All You Can Eat Bouddha

de Ian Lagarde

Après l’œuvre-somme du vété­ran polo­nais, place au pre­mier film de Ian Lagarde qui nous arrive à Montréal après un pas­sage au TIFF. On évoque les Monty Python et Jodorowsky au sujet de All You Can Eat Bouddha, excu­sez du peu! Étant une très grande fan des pre­miers et du der­nier, ça donne envie. Dès la pre­mière séquence, irré­sis­tible, le ton est don­né : ce sera far­fe­lu, irré­vé­ren­cieux, inso­lite. Du bon­bon. Bienvenue dans le cau­che­mar abso­lu qu’est le tout‐inclus « dans le sud », avec buf­fet en plas­tique, enter­tai­ners d’une rin­gar­dise abso­lue, et sur­tout cette petite sen­sa­tion d’exploiter son pro­chain en ache­tant son sou­rire et sa dévo­tion pour quelques sous. Les cou­loirs de l’hôtel Palacio sont arpen­tés par Mike, un mys­té­rieux tou­riste, un géant dans tous les sens du terme. Il ne parle pas beau­coup aux humains, mais il dia­logue avec les pieuvres, qui lui font entre­voir des mer­veilles. Il a le pou­voir de redon­ner goût à la vie à ceux qui l’avaient per­du. Peu à peu, l’univers clin­quant du Palacio se dégra­de­ra… mais qui est Mike ? Une créa­ture magique, un anthro­po­phage, le pro­phète d’un nou­veau culte ? All You Can Eat Bouddha est un film d’ambiances, val­sant entre le cocasse, l’inquiétant et le déli­rant, le tout dans des décors et des cadres superbes. Un film ambi­tieux et très ori­gi­nal qui mérite son hype et risque fort de faire beau­coup par­ler de lui.
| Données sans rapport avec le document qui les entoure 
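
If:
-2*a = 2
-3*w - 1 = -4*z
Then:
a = -1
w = 4*z/3 - 1/3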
Il reste encore deux pro­jec­tions au cycle hom­mage à Wajda au FNC : Korczak et Katyn ce dimanche à 14h00 et 19h00 au Cinéma du Parc, ain­si que l’inévitable Homme de fer aujourd’hui même.

Quant à All You Can Eat Bouddha, il pren­dra très heu­reu­se­ment l’affiche au cou­rant de l’hiver!